Dedicated to Denise:
DSP shares story of satisfaction and discovery


Susan Petty is a Developmental Assistant at the St. Charles Habilitation Center in St. Charles, Missouri

I would like to share a story about a young woman I am fortunate to work with – Denise. I have worked with Denise for over ten years. Over time we have become good friends, and in this friendship I have received many rewards for my work, even surprises and wonderful discoveries.
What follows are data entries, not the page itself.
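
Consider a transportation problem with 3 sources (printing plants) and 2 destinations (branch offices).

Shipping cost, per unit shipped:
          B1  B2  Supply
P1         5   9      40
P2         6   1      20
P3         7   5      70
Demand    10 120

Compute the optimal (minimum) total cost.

An optimal shipping plan:
  P1–B1: 10 × 5 = 50
  P1–B2: 30 × 9 = 270
  P2–B2: 20 × 1 = 20
  P3–B2: 70 × 5 = 350
Total = 50 + 270 + 20 + 350 = 690.
(Supply check: P1 ships 40; P2 ships 20; P3 ships 70.)

690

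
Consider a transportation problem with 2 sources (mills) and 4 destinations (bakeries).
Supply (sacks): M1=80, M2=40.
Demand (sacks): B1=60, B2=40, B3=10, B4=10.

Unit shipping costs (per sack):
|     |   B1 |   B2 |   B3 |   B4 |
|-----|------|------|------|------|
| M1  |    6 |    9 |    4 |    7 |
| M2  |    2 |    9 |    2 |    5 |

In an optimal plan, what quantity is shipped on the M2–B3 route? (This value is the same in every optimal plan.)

Solving gives:
  M1→B1: 20 × 6 = 120
  M1→B2: 40 × 9 = 360
  M1→B3: 10 × 4 = 40
  M1→B4: 10 × 7 = 70
  M2→B1: 40 × 2 = 80
Total cost = 670.
The route M2→B3 is not used.

0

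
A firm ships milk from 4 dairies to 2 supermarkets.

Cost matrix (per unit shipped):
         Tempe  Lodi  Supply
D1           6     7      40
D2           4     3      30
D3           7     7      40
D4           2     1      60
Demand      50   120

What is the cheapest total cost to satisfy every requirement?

670

One minimum-cost allocation:
  D1 to Tempe: 40 × 6 = 240
  D2 to Lodi: 30 × 3 = 90
  D3 to Tempe: 10 × 7 = 70
  D3 to Lodi: 30 × 7 = 210
  D4 to Lodi: 60 × 1 = 60
Total = 240 + 90 + 70 + 210 + 60 = 670.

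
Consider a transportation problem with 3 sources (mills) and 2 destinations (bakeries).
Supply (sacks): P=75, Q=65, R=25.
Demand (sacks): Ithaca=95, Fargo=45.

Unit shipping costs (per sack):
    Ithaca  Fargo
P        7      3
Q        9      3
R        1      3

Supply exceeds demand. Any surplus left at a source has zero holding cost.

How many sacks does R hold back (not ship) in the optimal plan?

Minimum-cost shipments:
  P–Ithaca: 70 × 7 = 490
  P–Fargo: 5 × 3 = 15
  Q–Fargo: 40 × 3 = 120
  R–Ithaca: 25 × 1 = 25
Total cost = 650.
R ships 25 of its 25, leaving 0.

0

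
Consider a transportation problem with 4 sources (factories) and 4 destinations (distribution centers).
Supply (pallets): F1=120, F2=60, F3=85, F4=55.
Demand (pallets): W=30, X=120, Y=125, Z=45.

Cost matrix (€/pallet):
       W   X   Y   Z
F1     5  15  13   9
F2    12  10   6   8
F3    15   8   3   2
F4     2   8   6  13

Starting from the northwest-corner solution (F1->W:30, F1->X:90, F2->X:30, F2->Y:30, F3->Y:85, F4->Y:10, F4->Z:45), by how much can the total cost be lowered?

515

Current plan cost = 30·5 + 90·15 + 30·10 + 30·6 + 85·3 + 10·6 + 45·13 = €2880.
Optimal plan:
  F1→W: 30 pallets
  F1→X: 45 pallets
  F1→Z: 45 pallets
  F2→X: 20 pallets
  F2→Y: 40 pallets
  F3→Y: 85 pallets
  F4→X: 55 pallets
Optimal cost = €2365.
Saving = 2880 − 2365 = €515.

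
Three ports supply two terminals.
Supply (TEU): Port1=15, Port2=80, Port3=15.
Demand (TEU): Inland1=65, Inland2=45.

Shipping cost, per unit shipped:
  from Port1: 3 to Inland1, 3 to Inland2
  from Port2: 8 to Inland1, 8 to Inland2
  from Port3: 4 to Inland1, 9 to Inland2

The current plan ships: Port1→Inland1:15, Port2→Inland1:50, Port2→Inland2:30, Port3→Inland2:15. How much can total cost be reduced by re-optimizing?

75

Current plan cost = 15·3 + 50·8 + 30·8 + 15·9 = 820.
Optimal plan:
  Port1 to Inland1: 15 × 3 = 45
  Port2 to Inland1: 35 × 8 = 280
  Port2 to Inland2: 45 × 8 = 360
  Port3 to Inland1: 15 × 4 = 60
Optimal cost = 745.
Saving = 820 − 745 = 75.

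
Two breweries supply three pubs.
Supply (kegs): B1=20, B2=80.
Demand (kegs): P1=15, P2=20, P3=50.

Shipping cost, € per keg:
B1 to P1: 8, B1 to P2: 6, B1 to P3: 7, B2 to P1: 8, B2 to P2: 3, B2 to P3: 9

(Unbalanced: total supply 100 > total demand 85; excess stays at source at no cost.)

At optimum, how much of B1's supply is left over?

0

Minimum-cost shipments:
  B1→P3: 20 × €7 = €140
  B2→P1: 15 × €8 = €120
  B2→P2: 20 × €3 = €60
  B2→P3: 30 × €9 = €270
Total cost = €590.
B1 ships 20 of its 20, leaving 0.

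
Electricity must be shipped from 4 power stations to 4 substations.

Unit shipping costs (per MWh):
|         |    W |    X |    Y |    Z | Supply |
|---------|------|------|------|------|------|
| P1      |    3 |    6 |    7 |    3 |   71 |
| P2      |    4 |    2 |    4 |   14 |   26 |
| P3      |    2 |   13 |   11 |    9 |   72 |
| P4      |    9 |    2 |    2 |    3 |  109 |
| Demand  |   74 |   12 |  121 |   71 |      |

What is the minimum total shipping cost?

655

An optimal shipping plan:
  P1->Z: 71 × 3 = 213
  P2->W: 2 × 4 = 8
  P2->X: 12 × 2 = 24
  P2->Y: 12 × 4 = 48
  P3->W: 72 × 2 = 144
  P4->Y: 109 × 2 = 218
Total = 213 + 8 + 24 + 48 + 144 + 218 = 655.
(Supply check: P1 ships 71; P2 ships 26; P3 ships 72; P4 ships 109.)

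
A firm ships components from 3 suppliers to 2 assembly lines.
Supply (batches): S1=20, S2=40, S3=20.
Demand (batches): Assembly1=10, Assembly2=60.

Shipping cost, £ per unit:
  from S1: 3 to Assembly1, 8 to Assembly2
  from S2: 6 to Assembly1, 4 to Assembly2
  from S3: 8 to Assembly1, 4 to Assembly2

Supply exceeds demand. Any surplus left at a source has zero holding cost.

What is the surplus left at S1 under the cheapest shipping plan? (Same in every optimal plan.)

10

An optimal plan:
  S1->Assembly1: 10 × £3 = £30
  S2->Assembly2: 40 × £4 = £160
  S3->Assembly2: 20 × £4 = £80
Total cost = £270.
S1 ships 10 of its 20, leaving 10.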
A few years ago, I took Denise shopping for shoes and then to lunch. I told her to pick out a pair of tennis shoes she liked. After surveying the assortment in her size, she finally picked out a pair. But they cost more than she could afford. I told her this, and suggested she find another pair she liked. Again she looked around the shelves, picking through the different kinds, and found another pair that suited her and that she could afford. She took the shoes and went to pay for them. Denise gave the cashier her money. When the cashier turned to us to give back her change, however, she started to hand the money to me. I told her, “You didn’t receive the money from me. You got it from this woman.” The cashier then gave the change to Denise. Denise picked up her bag with her new shoes in it and we headed for lunch. I will never forget the big smile on Denise’s face when I reminded the cashier that she had paid for the shoes and the change should go to her. This kind of experience, which has happened many times in the ten years I’ve worked with Denise, has made my time and work very fulfilling and satisfying. 
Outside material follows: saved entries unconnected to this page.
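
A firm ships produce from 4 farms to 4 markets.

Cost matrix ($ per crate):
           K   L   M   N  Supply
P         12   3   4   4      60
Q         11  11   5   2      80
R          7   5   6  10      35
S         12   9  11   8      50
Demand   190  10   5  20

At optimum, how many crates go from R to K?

Optimal shipments:
  P to K: 45 × $12 = $540
  P to L: 10 × $3 = $30
  P to M: 5 × $4 = $20
  Q to K: 60 × $11 = $660
  Q to N: 20 × $2 = $40
  R to K: 35 × $7 = $245
  S to K: 50 × $12 = $600
Total cost = $2135.
So R→K carries 35 crates.

35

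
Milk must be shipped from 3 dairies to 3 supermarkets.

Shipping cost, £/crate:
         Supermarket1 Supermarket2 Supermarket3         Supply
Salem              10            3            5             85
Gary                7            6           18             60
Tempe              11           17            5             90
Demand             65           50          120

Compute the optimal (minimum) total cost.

1220

One minimum-cost allocation:
  Salem–Supermarket1: 5 × £10 = £50
  Salem–Supermarket2: 50 × £3 = £150
  Salem–Supermarket3: 30 × £5 = £150
  Gary–Supermarket1: 60 × £7 = £420
  Tempe–Supermarket3: 90 × £5 = £450
Total = 50 + 150 + 150 + 420 + 450 = £1220.
(Supply check: Salem ships 85; Gary ships 60; Tempe ships 90.)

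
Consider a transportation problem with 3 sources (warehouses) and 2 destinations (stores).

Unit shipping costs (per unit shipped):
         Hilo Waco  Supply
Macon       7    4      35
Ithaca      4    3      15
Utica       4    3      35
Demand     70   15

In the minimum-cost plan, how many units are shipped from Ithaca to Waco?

0

Optimal shipments:
  Macon–Hilo: 20 × 7 = 140
  Macon–Waco: 15 × 4 = 60
  Ithaca–Hilo: 15 × 4 = 60
  Utica–Hilo: 35 × 4 = 140
Total cost = 400.
The route Ithaca→Waco is not used.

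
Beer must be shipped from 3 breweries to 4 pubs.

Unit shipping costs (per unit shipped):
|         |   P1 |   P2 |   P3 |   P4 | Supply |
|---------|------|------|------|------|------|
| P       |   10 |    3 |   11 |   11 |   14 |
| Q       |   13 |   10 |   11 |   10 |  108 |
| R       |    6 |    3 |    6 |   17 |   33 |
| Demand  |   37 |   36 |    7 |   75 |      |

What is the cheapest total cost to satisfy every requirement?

1339

One minimum-cost allocation:
  P–P2: 14 × 3 = 42
  Q–P1: 26 × 13 = 338
  Q–P3: 7 × 11 = 77
  Q–P4: 75 × 10 = 750
  R–P1: 11 × 6 = 66
  R–P2: 22 × 3 = 66
Total = 42 + 338 + 77 + 750 + 66 + 66 = 1339.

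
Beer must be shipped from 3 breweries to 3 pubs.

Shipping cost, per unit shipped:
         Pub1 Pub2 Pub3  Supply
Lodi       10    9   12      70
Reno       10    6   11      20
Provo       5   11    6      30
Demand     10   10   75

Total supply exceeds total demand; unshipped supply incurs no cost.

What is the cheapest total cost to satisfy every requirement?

Optimal allocation:
  Lodi to Pub1: 10 × 10 = 100
  Lodi to Pub3: 35 × 12 = 420
  Reno to Pub2: 10 × 6 = 60
  Reno to Pub3: 10 × 11 = 110
  Provo to Pub3: 30 × 6 = 180
Total = 100 + 420 + 60 + 110 + 180 = 870.

870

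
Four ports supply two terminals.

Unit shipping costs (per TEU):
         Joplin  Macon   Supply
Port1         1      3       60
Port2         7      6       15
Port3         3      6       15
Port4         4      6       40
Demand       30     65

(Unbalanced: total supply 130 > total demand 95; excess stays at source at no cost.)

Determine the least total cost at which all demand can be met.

One minimum-cost allocation:
  Port1→Joplin: 10 × 1 = 10
  Port1→Macon: 50 × 3 = 150
  Port2→Macon: 15 × 6 = 90
  Port3→Joplin: 15 × 3 = 45
  Port4→Joplin: 5 × 4 = 20
Total = 10 + 150 + 90 + 45 + 20 = 315.
(Supply check: Port1 ships 60; Port2 ships 15; Port3 ships 15; Port4 ships 5.)

315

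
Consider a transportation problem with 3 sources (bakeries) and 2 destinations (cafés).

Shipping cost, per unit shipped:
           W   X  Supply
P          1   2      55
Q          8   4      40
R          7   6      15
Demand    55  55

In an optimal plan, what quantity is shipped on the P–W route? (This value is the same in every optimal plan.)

55

The minimum-cost plan:
  P->W: 55 × 1 = 55
  Q->X: 40 × 4 = 160
  R->X: 15 × 6 = 90
Total cost = 305.
So P→W carries 55 trays.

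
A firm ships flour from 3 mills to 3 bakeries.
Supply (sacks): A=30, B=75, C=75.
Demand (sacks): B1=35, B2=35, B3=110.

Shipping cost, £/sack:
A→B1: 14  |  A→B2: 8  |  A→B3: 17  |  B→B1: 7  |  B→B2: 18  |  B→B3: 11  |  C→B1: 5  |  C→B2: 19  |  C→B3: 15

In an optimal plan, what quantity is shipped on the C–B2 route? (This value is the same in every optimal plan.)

5

The minimum-cost plan:
  A to B2: 30 sacks
  B to B3: 75 sacks
  C to B1: 35 sacks
  C to B2: 5 sacks
  C to B3: 35 sacks
Total cost = £1860.
So C→B2 carries 5 sacks.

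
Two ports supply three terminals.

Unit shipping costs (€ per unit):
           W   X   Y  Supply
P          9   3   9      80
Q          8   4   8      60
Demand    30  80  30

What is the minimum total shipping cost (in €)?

Optimal allocation:
  P->X: 80 × €3 = €240
  Q->W: 30 × €8 = €240
  Q->Y: 30 × €8 = €240
Total = 240 + 240 + 240 = €720.
(Supply check: P ships 80; Q ships 60.)

720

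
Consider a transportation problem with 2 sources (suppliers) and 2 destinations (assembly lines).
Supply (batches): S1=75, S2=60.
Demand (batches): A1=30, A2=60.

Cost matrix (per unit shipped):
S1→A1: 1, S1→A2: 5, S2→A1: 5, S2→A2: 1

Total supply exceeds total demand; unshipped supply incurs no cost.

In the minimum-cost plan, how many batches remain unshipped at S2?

0

An optimal plan:
  S1->A1: 30 × 1 = 30
  S2->A2: 60 × 1 = 60
Total cost = 90.
S2 ships 60 of its 60, leaving 0.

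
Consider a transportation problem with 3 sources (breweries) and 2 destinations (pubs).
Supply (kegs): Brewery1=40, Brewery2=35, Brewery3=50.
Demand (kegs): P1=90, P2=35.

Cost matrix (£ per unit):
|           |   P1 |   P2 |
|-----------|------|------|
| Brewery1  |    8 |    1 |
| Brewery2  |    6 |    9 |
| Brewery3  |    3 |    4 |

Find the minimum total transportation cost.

435

A cheapest plan:
  Brewery1–P1: 5 kegs
  Brewery1–P2: 35 kegs
  Brewery2–P1: 35 kegs
  Brewery3–P1: 50 kegs
Total cost = £435.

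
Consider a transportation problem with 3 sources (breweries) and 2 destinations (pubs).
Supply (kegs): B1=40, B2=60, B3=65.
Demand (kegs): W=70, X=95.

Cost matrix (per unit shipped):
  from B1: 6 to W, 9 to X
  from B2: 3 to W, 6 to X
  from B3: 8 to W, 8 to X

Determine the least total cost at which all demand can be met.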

In all the time I have worked with Denise, I had never heard her speak. Recently, I made a startling discovery. I was in her home putting dishes in the dishwasher when I heard someone say, “I done *#!*.” I turned around to see who it was. Denise was standing in the hallway. I knew that it wasn’t her, though, because I knew she couldn’t talk. I figured someone else in the home had walked by and said it, so I went back to loading the dishwasher. I heard the same phrase, again. I thought maybe that I was hearing things because I knew it couldn’t be Denise. Defying my stubborn disbelief, however, Denise said the phrase a third time when I could see it was her. I was shocked and happy. I thought, in addition to speaking, she had also said a complete sentence. I think she was proud of herself and wanted me to be proud of her also, which I was. Since then, she has been practicing more speech, and I let her know how proud I am of her. When I started working with people living in institutions 19 years ago, I knew I wanted to make a difference in someone’s life. That someone turned out to be Denise. I enjoy working with people. I feel my work is important not only to myself, but also to the people I am helping to learn new things, to have a more positive outlook on life, and to have a more meaningful lifestyle. I know it takes time, but with patience, you know that you are making a difference and it feels good.